El perro acercó su hocico a la ranita para olisquearla, y al
hacerlo la rozó levemente con su trufita negra. Sólo eso, nada más. Tan sólo el
leve suspiro de un contacto. Al instante Lucas se tumbó jadeando, con la lengua
fuera y muy relajado. Como si conociese a Flik de toda la vida. Desde luego,
cosas como esa no sucedían muy a menudo con Lucas, el fiero guardián de su casa
y terror de los carteros.
El perro, que era feliz tan solo con poder estar allí donde
estuviesen los niños, siempre había sido considerado uno más de la pandilla,
así que se sintió satisfecho con tumbarse tranquilamente para escuchar lo que
todos tenían que decir.
–No somos monstruos. Por lo menos no como los que vosotros os
podéis imaginar. Tan sólo somos diferentes. Pero no podríamos venir a vuestro
planeta sin llamar la atención, y como la verdad es que en vuestro mundo las
diferencias no son muy bien acogidas, es por eso por lo que decidimos que lo
mejor era disfrazarnos.
–¿Y podrías haber escogido cualquier otro animal? –preguntó
Pablo curioso.
–Pues yo creo que sí, mientras que fuese algo más o menos de
este mismo tamaño. Tened en cuenta que consume un tiempo y esfuerzo enormes el
poder tomar otra forma. Y eso es algo que no nos podemos permitir, sobre todo
por la precaria situación del planeta del que vengo.
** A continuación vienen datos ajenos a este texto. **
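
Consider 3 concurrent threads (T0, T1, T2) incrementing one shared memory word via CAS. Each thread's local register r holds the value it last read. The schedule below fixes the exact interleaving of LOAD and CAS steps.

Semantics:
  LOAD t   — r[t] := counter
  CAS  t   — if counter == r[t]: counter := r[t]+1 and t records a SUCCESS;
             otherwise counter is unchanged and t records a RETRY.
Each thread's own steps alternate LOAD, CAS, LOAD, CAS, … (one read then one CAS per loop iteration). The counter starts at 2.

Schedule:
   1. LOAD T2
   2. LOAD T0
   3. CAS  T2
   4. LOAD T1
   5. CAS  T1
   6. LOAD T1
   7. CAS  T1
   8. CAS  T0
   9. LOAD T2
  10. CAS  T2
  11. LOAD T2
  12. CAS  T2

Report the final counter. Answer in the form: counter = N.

step 1: T2 LOAD ⇒ load; ctr=2 reg=2
step 2: T0 LOAD ⇒ load; ctr=2 reg=2
step 3: T2 CAS ⇒ ok; ctr=3 reg=2
step 4: T1 LOAD ⇒ load; ctr=3 reg=3
step 5: T1 CAS ⇒ ok; ctr=4 reg=3
step 6: T1 LOAD ⇒ load; ctr=4 reg=4
step 7: T1 CAS ⇒ ok; ctr=5 reg=4
step 8: T0 CAS ⇒ retry; ctr=5 reg=2
step 9: T2 LOAD ⇒ load; ctr=5 reg=5
step 10: T2 CAS ⇒ ok; ctr=6 reg=5
step 11: T2 LOAD ⇒ load; ctr=6 reg=6
step 12: T2 CAS ⇒ ok; ctr=7 reg=6

counter = 7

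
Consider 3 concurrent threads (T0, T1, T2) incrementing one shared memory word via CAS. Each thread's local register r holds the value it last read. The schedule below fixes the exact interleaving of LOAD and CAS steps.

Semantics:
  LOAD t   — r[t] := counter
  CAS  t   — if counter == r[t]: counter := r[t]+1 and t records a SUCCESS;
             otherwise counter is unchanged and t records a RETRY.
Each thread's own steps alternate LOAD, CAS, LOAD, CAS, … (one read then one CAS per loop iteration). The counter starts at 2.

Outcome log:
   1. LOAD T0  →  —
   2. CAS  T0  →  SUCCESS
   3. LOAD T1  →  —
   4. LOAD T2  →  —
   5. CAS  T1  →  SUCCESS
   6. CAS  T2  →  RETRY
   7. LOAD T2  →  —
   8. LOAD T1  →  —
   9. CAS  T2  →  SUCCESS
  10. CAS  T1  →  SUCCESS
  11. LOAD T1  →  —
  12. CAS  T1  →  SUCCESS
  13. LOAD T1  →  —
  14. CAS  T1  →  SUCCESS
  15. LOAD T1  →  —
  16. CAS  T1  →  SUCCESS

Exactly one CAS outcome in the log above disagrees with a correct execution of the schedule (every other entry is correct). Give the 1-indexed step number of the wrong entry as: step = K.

Correct run:
[1] T0.load  rd  (counter 2, T0.r 2)
[2] T0.cas  hit  (counter 3, T0.r 2)
[3] T1.load  rd  (counter 3, T1.r 3)
[4] T2.load  rd  (counter 3, T2.r 3)
[5] T1.cas  hit  (counter 4, T1.r 3)
[6] T2.cas  miss  (counter 4, T2.r 3)
[7] T2.load  rd  (counter 4, T2.r 4)
[8] T1.load  rd  (counter 4, T1.r 4)
[9] T2.cas  hit  (counter 5, T2.r 4)
[10] T1.cas  miss  (counter 5, T1.r 4)
[11] T1.load  rd  (counter 5, T1.r 5)
[12] T1.cas  hit  (counter 6, T1.r 5)
[13] T1.load  rd  (counter 6, T1.r 6)
[14] T1.cas  hit  (counter 7, T1.r 6)
[15] T1.load  rd  (counter 7, T1.r 7)
[16] T1.cas  hit  (counter 8, T1.r 7)
Log disagrees first at step 10.

step = 10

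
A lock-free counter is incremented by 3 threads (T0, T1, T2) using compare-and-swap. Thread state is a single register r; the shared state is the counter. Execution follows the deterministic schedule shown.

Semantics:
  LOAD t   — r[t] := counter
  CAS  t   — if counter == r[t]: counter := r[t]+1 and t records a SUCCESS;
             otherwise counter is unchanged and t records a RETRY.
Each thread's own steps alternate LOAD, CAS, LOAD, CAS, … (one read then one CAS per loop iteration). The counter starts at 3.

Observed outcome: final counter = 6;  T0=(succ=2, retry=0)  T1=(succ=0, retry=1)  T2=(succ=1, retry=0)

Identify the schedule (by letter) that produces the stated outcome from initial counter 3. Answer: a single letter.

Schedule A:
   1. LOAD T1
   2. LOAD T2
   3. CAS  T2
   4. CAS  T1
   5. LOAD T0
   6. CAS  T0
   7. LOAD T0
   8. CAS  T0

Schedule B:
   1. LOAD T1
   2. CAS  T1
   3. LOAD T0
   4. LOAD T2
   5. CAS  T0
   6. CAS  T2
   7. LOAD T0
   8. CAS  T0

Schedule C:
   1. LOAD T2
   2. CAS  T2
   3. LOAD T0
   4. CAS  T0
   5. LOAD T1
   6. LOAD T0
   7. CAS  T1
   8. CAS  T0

A

Run A:
step 1: T1 LOAD ⇒ load; ctr=3 reg=3
step 2: T2 LOAD ⇒ load; ctr=3 reg=3
step 3: T2 CAS ⇒ ok; ctr=4 reg=3
step 4: T1 CAS ⇒ retry; ctr=4 reg=3
step 5: T0 LOAD ⇒ load; ctr=4 reg=4
step 6: T0 CAS ⇒ ok; ctr=5 reg=4
step 7: T0 LOAD ⇒ load; ctr=5 reg=5
step 8: T0 CAS ⇒ ok; ctr=6 reg=5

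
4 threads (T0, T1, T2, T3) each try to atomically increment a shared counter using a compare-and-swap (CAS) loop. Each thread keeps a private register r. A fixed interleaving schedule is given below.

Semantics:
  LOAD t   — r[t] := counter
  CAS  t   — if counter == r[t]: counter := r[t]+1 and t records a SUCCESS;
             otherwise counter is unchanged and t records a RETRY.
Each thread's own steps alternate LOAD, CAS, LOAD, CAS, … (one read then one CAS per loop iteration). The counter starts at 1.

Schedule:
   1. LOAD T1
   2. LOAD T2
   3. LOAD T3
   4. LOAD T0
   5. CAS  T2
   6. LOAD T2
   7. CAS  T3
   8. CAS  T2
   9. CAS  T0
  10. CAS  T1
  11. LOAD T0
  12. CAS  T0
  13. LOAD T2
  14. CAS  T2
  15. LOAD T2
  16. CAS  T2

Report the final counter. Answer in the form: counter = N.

[1] T1.load  rd  (counter 1, T1.r 1)
[2] T2.load  rd  (counter 1, T2.r 1)
[3] T3.load  rd  (counter 1, T3.r 1)
[4] T0.load  rd  (counter 1, T0.r 1)
[5] T2.cas  hit  (counter 2, T2.r 1)
[6] T2.load  rd  (counter 2, T2.r 2)
[7] T3.cas  miss  (counter 2, T3.r 1)
[8] T2.cas  hit  (counter 3, T2.r 2)
[9] T0.cas  miss  (counter 3, T0.r 1)
[10] T1.cas  miss  (counter 3, T1.r 1)
[11] T0.load  rd  (counter 3, T0.r 3)
[12] T0.cas  hit  (counter 4, T0.r 3)
[13] T2.load  rd  (counter 4, T2.r 4)
[14] T2.cas  hit  (counter 5, T2.r 4)
[15] T2.load  rd  (counter 5, T2.r 5)
[16] T2.cas  hit  (counter 6, T2.r 5)

counter = 6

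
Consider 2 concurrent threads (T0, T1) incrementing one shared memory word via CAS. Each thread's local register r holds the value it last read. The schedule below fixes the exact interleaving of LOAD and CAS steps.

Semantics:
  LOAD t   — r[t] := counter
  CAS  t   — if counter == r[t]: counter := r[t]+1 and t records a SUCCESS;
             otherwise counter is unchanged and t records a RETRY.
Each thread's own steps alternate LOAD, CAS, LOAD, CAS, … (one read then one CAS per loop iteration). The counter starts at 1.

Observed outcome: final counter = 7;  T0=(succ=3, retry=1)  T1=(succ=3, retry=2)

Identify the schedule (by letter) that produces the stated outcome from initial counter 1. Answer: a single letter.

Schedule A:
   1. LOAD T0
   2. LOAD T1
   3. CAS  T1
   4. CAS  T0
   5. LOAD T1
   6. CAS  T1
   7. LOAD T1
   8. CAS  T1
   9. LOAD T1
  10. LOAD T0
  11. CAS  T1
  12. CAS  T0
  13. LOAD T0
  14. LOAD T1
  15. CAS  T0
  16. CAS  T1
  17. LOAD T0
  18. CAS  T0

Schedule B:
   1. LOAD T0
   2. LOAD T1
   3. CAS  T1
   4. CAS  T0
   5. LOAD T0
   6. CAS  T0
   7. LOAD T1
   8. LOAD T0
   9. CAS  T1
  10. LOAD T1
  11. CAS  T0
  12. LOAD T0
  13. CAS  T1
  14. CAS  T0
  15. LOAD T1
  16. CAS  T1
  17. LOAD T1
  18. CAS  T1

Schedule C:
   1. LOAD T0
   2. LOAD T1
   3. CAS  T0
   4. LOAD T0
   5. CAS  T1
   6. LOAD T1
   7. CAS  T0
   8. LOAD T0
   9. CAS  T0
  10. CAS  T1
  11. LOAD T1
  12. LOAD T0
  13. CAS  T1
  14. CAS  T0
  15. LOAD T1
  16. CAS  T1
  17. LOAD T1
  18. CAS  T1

Tracing schedule C:
1. LOAD T0 → mem=1 r[T0]=1 [LOAD]
2. LOAD T1 → mem=1 r[T1]=1 [LOAD]
3. CAS T0 → mem=2 r[T0]=1 [OK]
4. LOAD T0 → mem=2 r[T0]=2 [LOAD]
5. CAS T1 → mem=2 r[T1]=1 [RETRY]
6. LOAD T1 → mem=2 r[T1]=2 [LOAD]
7. CAS T0 → mem=3 r[T0]=2 [OK]
8. LOAD T0 → mem=3 r[T0]=3 [LOAD]
9. CAS T0 → mem=4 r[T0]=3 [OK]
10. CAS T1 → mem=4 r[T1]=2 [RETRY]
11. LOAD T1 → mem=4 r[T1]=4 [LOAD]
12. LOAD T0 → mem=4 r[T0]=4 [LOAD]
13. CAS T1 → mem=5 r[T1]=4 [OK]
14. CAS T0 → mem=5 r[T0]=4 [RETRY]
15. LOAD T1 → mem=5 r[T1]=5 [LOAD]
16. CAS T1 → mem=6 r[T1]=5 [OK]
17. LOAD T1 → mem=6 r[T1]=6 [LOAD]
18. CAS T1 → mem=7 r[T1]=6 [OK]

C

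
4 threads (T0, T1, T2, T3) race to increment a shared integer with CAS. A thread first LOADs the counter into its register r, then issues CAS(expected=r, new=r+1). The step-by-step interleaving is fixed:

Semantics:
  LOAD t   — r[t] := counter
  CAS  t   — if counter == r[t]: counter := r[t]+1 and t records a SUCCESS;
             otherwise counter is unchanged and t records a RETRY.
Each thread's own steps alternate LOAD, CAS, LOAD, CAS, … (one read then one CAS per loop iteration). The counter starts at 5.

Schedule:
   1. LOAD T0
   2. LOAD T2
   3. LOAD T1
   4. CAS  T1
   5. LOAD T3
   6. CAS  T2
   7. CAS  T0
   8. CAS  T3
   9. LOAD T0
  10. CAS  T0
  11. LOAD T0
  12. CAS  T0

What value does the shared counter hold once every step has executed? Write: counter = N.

counter = 9

step 1: T0 LOAD ⇒ load; ctr=5 reg=5
step 2: T2 LOAD ⇒ load; ctr=5 reg=5
step 3: T1 LOAD ⇒ load; ctr=5 reg=5
step 4: T1 CAS ⇒ ok; ctr=6 reg=5
step 5: T3 LOAD ⇒ load; ctr=6 reg=6
step 6: T2 CAS ⇒ retry; ctr=6 reg=5
step 7: T0 CAS ⇒ retry; ctr=6 reg=5
step 8: T3 CAS ⇒ ok; ctr=7 reg=6
step 9: T0 LOAD ⇒ load; ctr=7 reg=7
step 10: T0 CAS ⇒ ok; ctr=8 reg=7
step 11: T0 LOAD ⇒ load; ctr=8 reg=8
step 12: T0 CAS ⇒ ok; ctr=9 reg=8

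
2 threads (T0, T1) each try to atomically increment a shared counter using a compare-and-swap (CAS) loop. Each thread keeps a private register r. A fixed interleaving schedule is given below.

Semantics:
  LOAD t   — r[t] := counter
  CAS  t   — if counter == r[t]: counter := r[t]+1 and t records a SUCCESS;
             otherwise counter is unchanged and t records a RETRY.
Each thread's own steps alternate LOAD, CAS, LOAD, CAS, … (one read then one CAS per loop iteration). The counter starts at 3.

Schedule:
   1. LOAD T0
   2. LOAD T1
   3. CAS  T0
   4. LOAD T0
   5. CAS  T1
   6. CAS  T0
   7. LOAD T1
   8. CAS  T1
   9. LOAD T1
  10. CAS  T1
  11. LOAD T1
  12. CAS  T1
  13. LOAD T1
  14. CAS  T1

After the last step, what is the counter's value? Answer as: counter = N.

#1 T0 reads 3
#2 T1 reads 3
#3 T0 CAS(3→4) writes; counter now 4
#4 T0 reads 4
#5 T1 CAS(3→4) fails; counter now 4
#6 T0 CAS(4→5) writes; counter now 5
#7 T1 reads 5
#8 T1 CAS(5→6) writes; counter now 6
#9 T1 reads 6
#10 T1 CAS(6→7) writes; counter now 7
#11 T1 reads 7
#12 T1 CAS(7→8) writes; counter now 8
#13 T1 reads 8
#14 T1 CAS(8→9) writes; counter now 9

counter = 9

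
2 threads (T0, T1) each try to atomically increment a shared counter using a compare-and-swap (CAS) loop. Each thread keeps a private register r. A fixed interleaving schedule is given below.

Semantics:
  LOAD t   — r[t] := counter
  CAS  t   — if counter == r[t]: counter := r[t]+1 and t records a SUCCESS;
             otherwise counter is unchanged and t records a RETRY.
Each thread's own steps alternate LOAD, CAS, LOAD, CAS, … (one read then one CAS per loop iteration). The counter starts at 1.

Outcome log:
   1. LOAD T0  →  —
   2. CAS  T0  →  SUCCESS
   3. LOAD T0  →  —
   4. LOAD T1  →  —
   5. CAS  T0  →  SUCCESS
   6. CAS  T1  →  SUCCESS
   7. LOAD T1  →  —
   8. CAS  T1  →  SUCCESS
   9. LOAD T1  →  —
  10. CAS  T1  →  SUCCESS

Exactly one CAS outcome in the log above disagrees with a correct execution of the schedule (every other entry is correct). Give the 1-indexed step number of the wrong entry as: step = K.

Correct run:
T0 LOAD — after: cnt=1, r=1 — load
T0 CAS — after: cnt=2, r=1 — ok
T0 LOAD — after: cnt=2, r=2 — load
T1 LOAD — after: cnt=2, r=2 — load
T0 CAS — after: cnt=3, r=2 — ok
T1 CAS — after: cnt=3, r=2 — retry
T1 LOAD — after: cnt=3, r=3 — load
T1 CAS — after: cnt=4, r=3 — ok
T1 LOAD — after: cnt=4, r=4 — load
T1 CAS — after: cnt=5, r=4 — ok
Log disagrees first at step 6.

step = 6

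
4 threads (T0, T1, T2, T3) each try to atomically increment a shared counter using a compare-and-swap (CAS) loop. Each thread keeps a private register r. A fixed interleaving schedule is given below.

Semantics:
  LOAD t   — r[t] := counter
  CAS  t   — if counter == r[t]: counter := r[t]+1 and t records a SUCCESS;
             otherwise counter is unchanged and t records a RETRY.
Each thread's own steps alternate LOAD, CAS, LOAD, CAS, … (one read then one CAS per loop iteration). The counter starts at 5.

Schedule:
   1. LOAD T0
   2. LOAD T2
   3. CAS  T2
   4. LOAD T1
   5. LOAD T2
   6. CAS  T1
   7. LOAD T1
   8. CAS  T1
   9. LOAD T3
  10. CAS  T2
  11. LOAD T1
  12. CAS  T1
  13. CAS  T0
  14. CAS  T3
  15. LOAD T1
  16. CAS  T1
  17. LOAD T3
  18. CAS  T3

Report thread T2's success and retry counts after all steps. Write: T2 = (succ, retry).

T0 LOAD — after: cnt=5, r=5 — load
T2 LOAD — after: cnt=5, r=5 — load
T2 CAS — after: cnt=6, r=5 — ok
T1 LOAD — after: cnt=6, r=6 — load
T2 LOAD — after: cnt=6, r=6 — load
T1 CAS — after: cnt=7, r=6 — ok
T1 LOAD — after: cnt=7, r=7 — load
T1 CAS — after: cnt=8, r=7 — ok
T3 LOAD — after: cnt=8, r=8 — load
T2 CAS — after: cnt=8, r=6 — retry
T1 LOAD — after: cnt=8, r=8 — load
T1 CAS — after: cnt=9, r=8 — ok
T0 CAS — after: cnt=9, r=5 — retry
T3 CAS — after: cnt=9, r=8 — retry
T1 LOAD — after: cnt=9, r=9 — load
T1 CAS — after: cnt=10, r=9 — ok
T3 LOAD — after: cnt=10, r=10 — load
T3 CAS — after: cnt=11, r=10 — ok

T2 = (1, 1)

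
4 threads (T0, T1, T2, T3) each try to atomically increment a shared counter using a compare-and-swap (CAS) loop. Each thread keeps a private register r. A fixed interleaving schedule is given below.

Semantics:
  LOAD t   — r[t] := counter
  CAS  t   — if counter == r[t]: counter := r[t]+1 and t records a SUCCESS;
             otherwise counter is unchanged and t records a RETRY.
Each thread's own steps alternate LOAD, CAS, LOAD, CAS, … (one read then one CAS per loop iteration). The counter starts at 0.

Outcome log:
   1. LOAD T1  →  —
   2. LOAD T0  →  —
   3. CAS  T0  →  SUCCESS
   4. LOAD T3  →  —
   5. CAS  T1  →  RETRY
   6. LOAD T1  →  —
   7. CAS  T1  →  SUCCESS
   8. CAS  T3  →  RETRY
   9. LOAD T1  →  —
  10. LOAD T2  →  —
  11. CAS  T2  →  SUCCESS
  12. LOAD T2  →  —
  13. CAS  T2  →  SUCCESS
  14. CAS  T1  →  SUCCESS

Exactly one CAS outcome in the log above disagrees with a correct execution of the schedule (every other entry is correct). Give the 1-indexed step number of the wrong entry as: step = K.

Reference trace:
#1 T1 reads 0
#2 T0 reads 0
#3 T0 CAS(0→1) writes; counter now 1
#4 T3 reads 1
#5 T1 CAS(0→1) fails; counter now 1
#6 T1 reads 1
#7 T1 CAS(1→2) writes; counter now 2
#8 T3 CAS(1→2) fails; counter now 2
#9 T1 reads 2
#10 T2 reads 2
#11 T2 CAS(2→3) writes; counter now 3
#12 T2 reads 3
#13 T2 CAS(3→4) writes; counter now 4
#14 T1 CAS(2→3) fails; counter now 4
Flip is step 14.

step = 14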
–¿Por qué no elegisteis otra cosa?, ¿por qué una ranita?
–Zí, algo muto máz telibe y polelozo –Rodrigo se movía de un
lado a otro con los dedos de sus manos en forma de garras.
–¿Y que os asustaseis? De ninguna manera. Mi intención era
que pudiéseis confiar en mí. Por eso elegí una rana. El color amarillo, sin
embargo, es una elección personal. Aunque os parezca increíble, en mi mundo el
amarillo no existe, y es un color tan hermoso.
–¡Pues vaya con la ranita presumida! –dijo Pablo con una
sonrisa en la boca.
La hermosa mañana de
verano transcurría con suavidad y el sol escalaba posiciones en el limpio cielo
azul. Unos pequeños chorros de luz se filtraban entre las hojas del roble a
cuya sombra se había sentado el grupo de amigos.